June 2006 Newsletter News from Home and Abroad
DITA changes everything:A Report on the X-Pubs Conference 2006
by David Farbey
No-one who has taken an interest in developments in technical publications over the last few years, and certainly no-one who has followed the themes of recent meetings of the STC UK Chapter, can have failed to hear about the Darwin Information Typing Architecture, or DITA. DITA was at the heart of many presentations at the X-Pubs Conference 2006, which I attended on 20th and 21st June at the Gatwick Hilton. The conference was arranged and managed by Mekon Ltd., ( http://www.mekon.com ).

The conference was addressed by many of the world's leading experts on content management, XML publications technology, and DITA, including Ann Rockley, Scott Abel, Michael Priestley, and JoAnn Hackos. And it was JoAnn Hackos who, in her closing keynote address, made the assertion that "DITA changes everything". This is a challenging and provocative statement, and it sounds a little familiar: haven't we been told before that this or that new technology was going to change the face of technical documentation, only to find out that in fact it was just a passing fad? Despite my innate cynicism, I came away from the X-Pubs Conference believing that Hackos may be right, and that DITA technology is really significant.

It was clear from the breadth of practical experience that the various conference speakers reported on that DITA is no longer the preserve of the geeks on the bleeding edge of content reuse, but it is entering into the technical publications mainstream. And it was equally clear from both the commercial presentations and the vendor exhibition that there are now a variety of products available that can support technical authors and content managers who want to start implementation.

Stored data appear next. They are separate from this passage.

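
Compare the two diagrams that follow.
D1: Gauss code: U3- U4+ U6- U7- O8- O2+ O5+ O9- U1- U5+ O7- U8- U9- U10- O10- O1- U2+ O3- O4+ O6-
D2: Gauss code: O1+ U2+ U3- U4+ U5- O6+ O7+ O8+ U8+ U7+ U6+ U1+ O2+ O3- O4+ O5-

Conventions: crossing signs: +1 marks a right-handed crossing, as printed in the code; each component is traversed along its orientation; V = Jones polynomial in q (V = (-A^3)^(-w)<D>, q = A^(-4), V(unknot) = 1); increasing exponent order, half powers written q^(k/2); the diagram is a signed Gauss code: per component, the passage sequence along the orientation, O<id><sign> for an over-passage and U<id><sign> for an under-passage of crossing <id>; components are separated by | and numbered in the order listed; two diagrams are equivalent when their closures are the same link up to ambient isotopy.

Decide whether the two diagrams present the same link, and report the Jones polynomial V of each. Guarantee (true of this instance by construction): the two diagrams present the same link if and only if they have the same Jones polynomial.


equivalent: no
D1 (bracket A^-8 + 1 - A^4; 10 crossings at w = -4): V = -q^-4 + q^-3 + q^-1
D2 (bracket A^12; 8 crossings at w = +4): V = 1
key observation: 2 classes among 2 diagrams; unequal V(q) rules out equality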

Although DITA is now a publicly maintained standard, it was first developed and used at IBM, where staff from both hardware and software development groups worked together on developing an XML architecture that would support their document publishing needs. The strength of DITA's architecture derives from the two facets which, borrowed from evolutionary biology, put the word "Darwin" into its name: inheritance and specialisation. Michael Priestley from IBM (one of the authors of the DITA 1.0 specification) described how specialisation works in DITA, and Ian Larner, also from IBM, described how DITA was being used in hundreds of projects across the company.

Scott Abel reported on the experiences of tech writers who are already involved in DITA implementation, calling his talk "lessons learned from the trenches". The central message that Scott came back with was that moving to DITA could be complicated, and that it was worthwhile finding an experienced consultant to guide you through the process, and ensuring your staff had adequate training. Ann Rockley addressed the question of Return on Investment for content management strategies, and concluded that a long-term view was vital. She explained that the greater the potential for reuse, the greater the savings and the sooner a return would be realised. Even so, the costs of moving to XML and DITA based authoring can be quite high, and probably remain beyond the reach of may small and medium enterprises, at least for the time being.

JoAnn Hackos, however, spoke directly to technical authors at the conference, and called on us to move away from books, and from the idea that a book was a useful metaphor for the delivery of technical information, and to move towards to topic-oriented writing instead. Research has shown that users want easy to find, easy to use, up to date, task-oriented information, and they want less of it - they want just enough to do their jobs and no more.

According to Hackos, to become part of the corporate world of this new century, technical communicators need to change their roles, their processes, and their information models. Instead of being proud of their abilities to write, and edit, and illustrate, and publish, individual technical communicators must learn to specialise in one area, and to collaborate with their peers. We need to realise the importance of detailed planning before we start writing, and in particular we need to plan for content reuse even before we write any content. We need to use XML and DITA to create a semantic mark-up which structures and tags our text for its content and meaning, not just for its formatting and presentation.

These are serious challenges, and I believe we all need to be thinking about them, even if we are in smaller organisations for which the opportunities to move to DITA are not yet ripe. Technical authors have been pursuing the goal of single-sourcing for years now, and corporations are looking to save money by taking a strategic approach to content management. DITA is an opportunity for these two goals, the professional and the corporate, to converge. We cannot afford to ignore it.